Ahumados Domínguez ha anunciado mejoras en su proceso de producción, de cara a mantener los estándares de calidad de sus productos en el marco del nuevo Reglamento (UE) 2024/2895 sobre el control de Listeria monocytogenes en alimentos listos para el consumo, que entró en vigor el pasado 1 de julio.
La compañía madrileña ha invertido y tomado medidas para reforzar el control biológico, partiendo de la reducción de la vida útil de sus productos de los 30 a los 24 días, coste de oportunidad implícito en su política de no uso de conservantes. En ese sentido, ha modificado la temperatura de conservación, situada ahora entre 0 y 4 ºC; ha aumentado el número de controles analíticos internos y externos, ha extremado el seguimiento de parámetros fisicoquímicos (humedad, pH, actividad del agua, cloruros, compuestos fenólicos) y se apoya ahora en modelos matemáticos de microbiología predictiva.

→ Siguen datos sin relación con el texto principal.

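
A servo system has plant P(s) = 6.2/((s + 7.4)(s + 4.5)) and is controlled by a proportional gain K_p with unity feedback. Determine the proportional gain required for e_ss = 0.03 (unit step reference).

K_p = 174

For a type-0 loop with proportional control, e_ss = 1/(1 + K_p·P(0)).
P(0) = 0.1862. Require 1/(1 + K_p·0.1862) = 0.03, so 1 + 0.1862·K_p = 33.33.
K_p = (33.33 − 1)/0.1862 = 174.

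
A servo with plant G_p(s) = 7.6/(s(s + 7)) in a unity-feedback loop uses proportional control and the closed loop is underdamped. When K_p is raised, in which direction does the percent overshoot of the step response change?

increase

Characteristic equation s² + 7s + K_p·7.6 = 0: raising K_p raises ω_n while 2ζω_n = 7 is fixed, so ζ falls and overshoot grows.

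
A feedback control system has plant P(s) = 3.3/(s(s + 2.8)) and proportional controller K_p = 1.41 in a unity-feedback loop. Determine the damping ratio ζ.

With unity feedback the closed-loop characteristic equation is s² + 2.8s + 1.41·3.3 = s² + 2.8s + 4.653 = 0.
Matching s² + 2ζω_n s + ω_n²: ω_n = √4.653 = 2.157 rad/s and 2ζω_n = 2.8, so ζ = 2.8/(2·2.157) = 0.649.

ζ = 0.649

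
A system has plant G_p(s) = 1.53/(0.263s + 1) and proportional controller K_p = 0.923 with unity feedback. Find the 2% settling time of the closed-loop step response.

T_s ≈ 0.436 s

Closed loop: T(s) = K_p·G_p/(1+K_p·G_p) = 1.412/(0.263s + 1 + 1.412), with pole at s = −(1 + 1.412)/0.263 = −9.172.
τ = 1/9.172 = 0.109 s, so 2% settling time ≈ 4τ = 0.436 s.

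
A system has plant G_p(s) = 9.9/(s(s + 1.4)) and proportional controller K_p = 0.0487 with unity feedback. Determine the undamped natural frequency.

ω_n = 0.694 rad/s

1 + K_p·G_p(s) = 0 gives s² + 1.4s + 0.4821 = 0.
Matching s² + 2ζω_n s + ω_n²: ω_n = √0.4821 = 0.6944 rad/s and 2ζω_n = 1.4, so ζ = 1.4/(2·0.6944) = 1.01.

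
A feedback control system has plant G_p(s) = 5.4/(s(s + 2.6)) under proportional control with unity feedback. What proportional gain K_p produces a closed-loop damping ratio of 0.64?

K_p = 0.764

Closed-loop characteristic equation: s² + 2.6s + K_p·5.4 = 0.
So ω_n = √(5.4K_p) and 2ζω_n = 2.6, giving ζ = 2.6/(2√(5.4K_p)).
Setting ζ = 0.64: √(5.4K_p) = 2.6/(2·0.64) = 2.031, so K_p = 4.126/5.4 = 0.764.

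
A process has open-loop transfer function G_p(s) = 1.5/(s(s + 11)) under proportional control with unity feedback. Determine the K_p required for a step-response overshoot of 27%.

K_p = 136

From %OS = 100·exp(−πζ/√(1−ζ²)) = 27%, ζ = −ln(0.27)/√(π²+ln²(0.27)) = 0.3847.
Characteristic equation s² + 11s + 1.5K_p = 0 gives ζ = 11/(2√(1.5K_p)).
Setting ζ = 0.3847: √(1.5K_p) = 11/(2·0.3847) = 14.3, so K_p = 204.4/1.5 = 136.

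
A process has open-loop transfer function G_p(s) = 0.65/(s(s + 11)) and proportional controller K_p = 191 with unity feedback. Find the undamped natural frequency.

ω_n = 11.1 rad/s

With unity feedback the closed-loop characteristic equation is s² + 11s + 191·0.65 = s² + 11s + 124.2 = 0.
So ω_n² = 124.2 ⇒ ω_n = 11.14 rad/s, and ζ = 11/(2ω_n) = 0.494.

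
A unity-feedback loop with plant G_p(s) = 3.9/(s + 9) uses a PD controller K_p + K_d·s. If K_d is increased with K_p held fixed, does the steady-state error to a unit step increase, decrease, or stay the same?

K_d affects only the transient (the s-coefficient); the DC loop gain, and hence e_ss, depends only on K_p.

unchanged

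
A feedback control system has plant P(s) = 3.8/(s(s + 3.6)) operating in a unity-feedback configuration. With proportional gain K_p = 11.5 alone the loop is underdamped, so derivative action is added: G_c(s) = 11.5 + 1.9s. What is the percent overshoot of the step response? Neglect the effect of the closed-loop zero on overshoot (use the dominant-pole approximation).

1.14%

Forward path: (11.5 + 1.9s)·3.8/(s(s+3.6)). The closed-loop characteristic equation is s² + (3.6 + 3.8·1.9)s + 3.8·11.5 = 0.
That is s² + 10.82s + 43.7 = 0, so ω_n = 6.611 rad/s and ζ = 10.82/(2·6.611) = 0.8184.
%OS = 100·exp(−πζ/√(1−ζ²)) = 1.14%.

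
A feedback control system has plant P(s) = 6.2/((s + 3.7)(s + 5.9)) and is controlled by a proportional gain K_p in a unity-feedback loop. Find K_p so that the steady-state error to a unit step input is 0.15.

K_p = 20

The loop is type 0, so e_ss(step) = 1/(1 + K_pos) with K_pos = K_p·P(0).
P(0) = 0.284. Require 1/(1 + K_p·0.284) = 0.15, so 1 + 0.284·K_p = 6.667.
K_p = (6.667 − 1)/0.284 = 20.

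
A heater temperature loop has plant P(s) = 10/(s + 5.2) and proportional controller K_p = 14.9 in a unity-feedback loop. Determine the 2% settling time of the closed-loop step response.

Closed-loop transfer function: T(s) = K_p·P(s)/(1 + K_p·P(s)) = 149/(s + 5.2 + 149) = 149/(s + 154.2).
Time constant τ = 1/154.2 = 0.006485 s, so the 2% settling time is about 4τ = 0.0259 s.

T_s ≈ 0.0259 s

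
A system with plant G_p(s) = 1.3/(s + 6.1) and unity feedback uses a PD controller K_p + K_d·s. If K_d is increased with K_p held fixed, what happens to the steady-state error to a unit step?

unchanged

At s = 0 the derivative term contributes nothing: C(0) = K_p regardless of K_d, so K_pos = K_p·G_p(0) and e_ss are unchanged.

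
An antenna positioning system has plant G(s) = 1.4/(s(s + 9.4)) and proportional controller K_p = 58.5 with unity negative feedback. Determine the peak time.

From 1 + K_pG(s) = 0: s² + 9.4s + 81.9 = 0 ⇒ ω_n = 9.05, ζ = 0.5193.
Damped frequency ω_d = ω_n√(1−ζ²) = 7.734 rad/s, so peak time T_p = π/ω_d = 0.406 s.

T_p = 0.406 s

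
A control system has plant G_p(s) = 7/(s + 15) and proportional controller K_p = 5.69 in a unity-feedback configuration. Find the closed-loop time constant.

Closed-loop transfer function: T(s) = K_p·G_p(s)/(1 + K_p·G_p(s)) = 39.83/(s + 15 + 39.83) = 39.83/(s + 54.83).
Time constant τ = 1/54.83 = 0.0182 s.

τ = 0.0182 s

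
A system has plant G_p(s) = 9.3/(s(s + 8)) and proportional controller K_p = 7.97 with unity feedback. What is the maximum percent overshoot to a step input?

19.2%

From 1 + K_pG_p(s) = 0: s² + 8s + 74.12 = 0 ⇒ ω_n = 8.609, ζ = 0.4646.
%OS = 100·exp(−πζ/√(1−ζ²)) = 100·exp(−π·0.4646/√0.7841) = 19.2%.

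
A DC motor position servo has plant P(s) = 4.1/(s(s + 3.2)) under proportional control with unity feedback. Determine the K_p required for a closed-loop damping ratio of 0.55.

K_p = 2.06

Closed-loop characteristic equation: s² + 3.2s + K_p·4.1 = 0.
So ω_n = √(4.1K_p) and 2ζω_n = 3.2, giving ζ = 3.2/(2√(4.1K_p)).
Setting ζ = 0.55: √(4.1K_p) = 3.2/(2·0.55) = 2.909, so K_p = 8.463/4.1 = 2.06.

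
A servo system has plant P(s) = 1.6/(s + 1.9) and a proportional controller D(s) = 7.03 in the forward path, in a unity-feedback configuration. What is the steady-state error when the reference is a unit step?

0.145

The loop is type 0. Static position error constant K_pos = D(0)·P(0) = 7.03·0.8421 = 5.92.
Steady-state error to a unit step: e_ss = 1/(1+K_pos) = 1/6.92 = 0.145.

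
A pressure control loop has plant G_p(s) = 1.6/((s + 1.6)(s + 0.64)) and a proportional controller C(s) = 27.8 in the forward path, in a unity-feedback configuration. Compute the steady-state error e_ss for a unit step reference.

The loop is type 0. Static position error constant K_pos = C(0)·G_p(0) = 27.8·1.562 = 43.44.
Steady-state error to a unit step: e_ss = 1/(1+K_pos) = 1/44.44 = 0.0225.

0.0225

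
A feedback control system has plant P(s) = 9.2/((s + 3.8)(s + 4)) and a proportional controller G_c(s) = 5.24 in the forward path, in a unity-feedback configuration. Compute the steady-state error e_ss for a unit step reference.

0.24

The loop is type 0. Static position error constant K_pos = G_c(0)·P(0) = 5.24·0.6053 = 3.172.
Steady-state error to a unit step: e_ss = 1/(1+K_pos) = 1/4.172 = 0.24.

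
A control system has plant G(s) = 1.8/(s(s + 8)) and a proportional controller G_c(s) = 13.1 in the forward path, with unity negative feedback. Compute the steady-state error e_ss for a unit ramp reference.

0.339

The loop has one pole at the origin (type 1). Velocity error constant K_v = lim_{s→0} s·G_c(s)G(s) = 13.1·1.8/8 = 2.947.
Steady-state error to a unit ramp: e_ss = 1/K_v = 0.339.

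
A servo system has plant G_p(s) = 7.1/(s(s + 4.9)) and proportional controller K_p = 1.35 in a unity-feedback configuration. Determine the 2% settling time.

From 1 + K_pG_p(s) = 0: s² + 4.9s + 9.585 = 0 ⇒ ω_n = 3.096, ζ = 0.7914.
2% settling time T_s ≈ 4/(ζω_n) = 4/2.45 = 1.63 s.

T_s ≈ 1.63 s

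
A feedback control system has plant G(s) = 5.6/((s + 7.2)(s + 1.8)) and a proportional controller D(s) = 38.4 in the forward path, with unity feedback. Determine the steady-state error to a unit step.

The loop is type 0. Static position error constant K_pos = D(0)·G(0) = 38.4·0.4321 = 16.59.
Steady-state error to a unit step: e_ss = 1/(1+K_pos) = 1/17.59 = 0.0568.

0.0568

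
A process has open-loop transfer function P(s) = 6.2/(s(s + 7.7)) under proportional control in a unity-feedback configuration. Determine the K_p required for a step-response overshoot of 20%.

From %OS = 100·exp(−πζ/√(1−ζ²)) = 20%, ζ = −ln(0.2)/√(π²+ln²(0.2)) = 0.4559.
Characteristic equation s² + 7.7s + 6.2K_p = 0 gives ζ = 7.7/(2√(6.2K_p)).
Setting ζ = 0.4559: √(6.2K_p) = 7.7/(2·0.4559) = 8.444, so K_p = 71.3/6.2 = 11.5.

K_p = 11.5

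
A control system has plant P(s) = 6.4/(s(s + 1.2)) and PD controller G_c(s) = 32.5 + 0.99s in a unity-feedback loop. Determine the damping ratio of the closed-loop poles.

ζ = 0.261

Forward path: (32.5 + 0.99s)·6.4/(s(s+1.2)). The closed-loop characteristic equation is s² + (1.2 + 6.4·0.99)s + 6.4·32.5 = 0.
That is s² + 7.536s + 208 = 0, so ω_n = 14.42 rad/s and ζ = 7.536/(2·14.42) = 0.2613.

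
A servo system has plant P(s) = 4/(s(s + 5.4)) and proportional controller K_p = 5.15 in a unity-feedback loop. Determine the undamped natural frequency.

ω_n = 4.54 rad/s

1 + K_p·P(s) = 0 gives s² + 5.4s + 20.6 = 0.
Matching s² + 2ζω_n s + ω_n²: ω_n = √20.6 = 4.539 rad/s and 2ζω_n = 5.4, so ζ = 5.4/(2·4.539) = 0.595.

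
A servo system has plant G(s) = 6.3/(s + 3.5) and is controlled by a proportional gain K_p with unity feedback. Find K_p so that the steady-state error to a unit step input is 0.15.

For a type-0 loop with proportional control, e_ss = 1/(1 + K_p·G(0)).
G(0) = 1.8. Require 1/(1 + K_p·1.8) = 0.15, so 1 + 1.8·K_p = 6.667.
K_p = (6.667 − 1)/1.8 = 3.15.

K_p = 3.15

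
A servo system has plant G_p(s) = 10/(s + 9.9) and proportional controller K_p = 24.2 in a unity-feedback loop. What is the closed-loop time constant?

Closed-loop transfer function: T(s) = K_p·G_p(s)/(1 + K_p·G_p(s)) = 242/(s + 9.9 + 242) = 242/(s + 251.9).
Time constant τ = 1/251.9 = 0.00397 s.

τ = 0.00397 s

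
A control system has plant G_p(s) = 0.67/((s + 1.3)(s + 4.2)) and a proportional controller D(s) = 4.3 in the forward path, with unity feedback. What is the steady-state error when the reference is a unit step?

The loop is type 0. Static position error constant K_pos = D(0)·G_p(0) = 4.3·0.1227 = 0.5277.
Steady-state error to a unit step: e_ss = 1/(1+K_pos) = 1/1.528 = 0.655.

0.655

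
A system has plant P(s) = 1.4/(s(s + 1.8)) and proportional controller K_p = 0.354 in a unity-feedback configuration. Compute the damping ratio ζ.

ζ = 1.28

The closed-loop denominator is s(s+1.8) + 0.354·1.4 = s² + 1.8s + 0.4956.
So ω_n² = 0.4956 ⇒ ω_n = 0.704 rad/s, and ζ = 1.8/(2ω_n) = 1.28.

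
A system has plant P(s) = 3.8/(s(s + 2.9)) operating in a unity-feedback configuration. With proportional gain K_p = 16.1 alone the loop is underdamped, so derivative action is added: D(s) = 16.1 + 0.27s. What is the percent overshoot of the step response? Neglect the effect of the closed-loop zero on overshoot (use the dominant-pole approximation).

44.3%

Forward path: (16.1 + 0.27s)·3.8/(s(s+2.9)). The closed-loop characteristic equation is s² + (2.9 + 3.8·0.27)s + 3.8·16.1 = 0.
That is s² + 3.926s + 61.18 = 0, so ω_n = 7.822 rad/s and ζ = 3.926/(2·7.822) = 0.251.
%OS = 100·exp(−πζ/√(1−ζ²)) = 44.3%.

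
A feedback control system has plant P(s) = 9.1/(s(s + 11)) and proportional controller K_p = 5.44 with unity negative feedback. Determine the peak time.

T_p = 0.716 s

The closed-loop denominator s² + 11s + 49.5 gives ω_n = √49.5 = 7.036 and ζ = 11/(2ω_n) = 0.7817.
Damped frequency ω_d = ω_n√(1−ζ²) = 4.388 rad/s, so peak time T_p = π/ω_d = 0.716 s.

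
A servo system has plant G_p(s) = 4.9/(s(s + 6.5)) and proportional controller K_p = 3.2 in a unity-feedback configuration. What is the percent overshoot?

From 1 + K_pG_p(s) = 0: s² + 6.5s + 15.68 = 0 ⇒ ω_n = 3.96, ζ = 0.8207.
%OS = 100·exp(−πζ/√(1−ζ²)) = 100·exp(−π·0.8207/√0.3264) = 1.1%.

1.1%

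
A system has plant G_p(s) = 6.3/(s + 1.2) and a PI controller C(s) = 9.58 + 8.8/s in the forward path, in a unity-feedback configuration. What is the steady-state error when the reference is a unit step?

The open loop C(s)G_p(s) has a pole at the origin (type 1), so the static position error constant is infinite and e_ss = 1/(1+∞) = 0.

0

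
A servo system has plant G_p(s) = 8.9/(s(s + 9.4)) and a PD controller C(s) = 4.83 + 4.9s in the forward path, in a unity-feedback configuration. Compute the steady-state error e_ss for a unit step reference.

0

The open loop C(s)G_p(s) has a pole at the origin (type 1), so the static position error constant is infinite and e_ss = 1/(1+∞) = 0.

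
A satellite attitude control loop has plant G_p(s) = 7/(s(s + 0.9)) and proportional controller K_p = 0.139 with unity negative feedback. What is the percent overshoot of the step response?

20%

The closed-loop denominator s² + 0.9s + 0.973 gives ω_n = √0.973 = 0.9864 and ζ = 0.9/(2ω_n) = 0.4562.
%OS = 100·exp(−πζ/√(1−ζ²)) = 100·exp(−π·0.4562/√0.7919) = 20%.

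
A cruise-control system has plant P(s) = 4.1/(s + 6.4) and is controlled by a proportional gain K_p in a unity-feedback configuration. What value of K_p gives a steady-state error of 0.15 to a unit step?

K_p = 8.85

The loop is type 0, so e_ss(step) = 1/(1 + K_pos) with K_pos = K_p·P(0).
P(0) = 0.6406. Require 1/(1 + K_p·0.6406) = 0.15, so 1 + 0.6406·K_p = 6.667.
K_p = (6.667 − 1)/0.6406 = 8.85.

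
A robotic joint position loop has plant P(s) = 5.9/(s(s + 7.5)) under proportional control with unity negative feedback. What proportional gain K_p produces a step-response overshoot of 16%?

K_p = 9.39

From %OS = 100·exp(−πζ/√(1−ζ²)) = 16%, ζ = −ln(0.16)/√(π²+ln²(0.16)) = 0.5039.
Characteristic equation s² + 7.5s + 5.9K_p = 0 gives ζ = 7.5/(2√(5.9K_p)).
Setting ζ = 0.5039: √(5.9K_p) = 7.5/(2·0.5039) = 7.442, so K_p = 55.39/5.9 = 9.39.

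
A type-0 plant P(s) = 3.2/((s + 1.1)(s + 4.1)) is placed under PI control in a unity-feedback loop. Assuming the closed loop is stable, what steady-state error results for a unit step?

0

The PI controller's integrator makes the forward path type 1, so e_ss to a step is zero.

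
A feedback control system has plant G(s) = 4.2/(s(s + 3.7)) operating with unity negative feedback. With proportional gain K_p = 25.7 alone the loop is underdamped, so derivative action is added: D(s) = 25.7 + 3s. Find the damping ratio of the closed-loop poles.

Forward path: (25.7 + 3s)·4.2/(s(s+3.7)). The closed-loop characteristic equation is s² + (3.7 + 4.2·3)s + 4.2·25.7 = 0.
That is s² + 16.3s + 107.9 = 0, so ω_n = 10.39 rad/s and ζ = 16.3/(2·10.39) = 0.7845.

ζ = 0.784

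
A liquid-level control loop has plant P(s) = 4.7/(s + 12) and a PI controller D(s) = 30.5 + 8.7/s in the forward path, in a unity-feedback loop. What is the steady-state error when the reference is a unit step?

The open loop D(s)P(s) has a pole at the origin (type 1), so the static position error constant is infinite and e_ss = 1/(1+∞) = 0.

0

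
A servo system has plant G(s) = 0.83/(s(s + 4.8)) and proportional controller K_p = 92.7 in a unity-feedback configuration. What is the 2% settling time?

Closed-loop characteristic equation: s² + 4.8s + 76.94 = 0, so ω_n = 8.772 rad/s and ζ = 4.8/(2·8.772) = 0.2736.
2% settling time T_s ≈ 4/(ζω_n) = 4/2.4 = 1.67 s.

T_s ≈ 1.67 s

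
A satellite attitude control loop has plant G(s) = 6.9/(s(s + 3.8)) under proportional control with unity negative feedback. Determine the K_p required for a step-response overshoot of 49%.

From %OS = 100·exp(−πζ/√(1−ζ²)) = 49%, ζ = −ln(0.49)/√(π²+ln²(0.49)) = 0.2214.
Characteristic equation s² + 3.8s + 6.9K_p = 0 gives ζ = 3.8/(2√(6.9K_p)).
Setting ζ = 0.2214: √(6.9K_p) = 3.8/(2·0.2214) = 8.581, so K_p = 73.63/6.9 = 10.7.

K_p = 10.7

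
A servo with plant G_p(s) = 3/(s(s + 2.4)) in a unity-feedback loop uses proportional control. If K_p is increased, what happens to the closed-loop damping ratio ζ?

ζ = 2.4/(2√(3K_p)); increasing K_p raises the denominator, so ζ falls.

decrease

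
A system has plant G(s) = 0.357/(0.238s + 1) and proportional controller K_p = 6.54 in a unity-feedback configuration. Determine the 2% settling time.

Closed loop: T(s) = K_p·G/(1+K_p·G) = 2.335/(0.238s + 1 + 2.335), with pole at s = −(1 + 2.335)/0.238 = −14.01.
τ = 1/14.01 = 0.07137 s, so 2% settling time ≈ 4τ = 0.285 s.

T_s ≈ 0.285 s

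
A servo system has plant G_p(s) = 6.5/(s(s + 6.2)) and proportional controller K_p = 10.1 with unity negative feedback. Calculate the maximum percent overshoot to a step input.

27.2%

The closed-loop denominator s² + 6.2s + 65.65 gives ω_n = √65.65 = 8.102 and ζ = 6.2/(2ω_n) = 0.3826.
%OS = 100·exp(−πζ/√(1−ζ²)) = 100·exp(−π·0.3826/√0.8536) = 27.2%.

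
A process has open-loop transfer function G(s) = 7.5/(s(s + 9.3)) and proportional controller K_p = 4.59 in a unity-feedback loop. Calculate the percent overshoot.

The closed-loop denominator s² + 9.3s + 34.42 gives ω_n = √34.42 = 5.867 and ζ = 9.3/(2ω_n) = 0.7925.
%OS = 100·exp(−πζ/√(1−ζ²)) = 100·exp(−π·0.7925/√0.3719) = 1.69%.

1.69%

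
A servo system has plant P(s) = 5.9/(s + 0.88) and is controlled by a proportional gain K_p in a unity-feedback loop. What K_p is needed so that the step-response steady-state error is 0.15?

K_p = 0.845

Steady-state error for a unit step on this type-0 loop is 1/(1 + K_p·P(0)).
P(0) = 6.705. Require 1/(1 + K_p·6.705) = 0.15, so 1 + 6.705·K_p = 6.667.
K_p = (6.667 − 1)/6.705 = 0.845.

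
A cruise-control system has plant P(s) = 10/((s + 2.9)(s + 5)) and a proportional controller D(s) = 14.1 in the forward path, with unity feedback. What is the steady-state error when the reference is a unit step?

The loop is type 0. Static position error constant K_pos = D(0)·P(0) = 14.1·0.6897 = 9.724.
Steady-state error to a unit step: e_ss = 1/(1+K_pos) = 1/10.72 = 0.0932.

0.0932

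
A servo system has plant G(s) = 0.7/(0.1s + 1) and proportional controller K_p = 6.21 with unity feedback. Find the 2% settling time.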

Estas medidas se suman al ya implementado sistema de Análisis de Peligros y Puntos de Control Crítico, además de buenas prácticas de manipulación, planes de limpieza y desinfección verificados y un programa intensivo de muestreo biológico.
Pedro Mestanza, CEO de Ahumados Domínguez, ha señalado que “podríamos haber elegido añadir conservantes a nuestros ahumados, alternativa mucho menos compleja desde el punto de vista operativo, pero nunca contemplamos modificar la receta de nuestros productos. Preferimos asumir este reto que va totalmente alineado con nuestros principios: defender la máxima calidad, siempre”.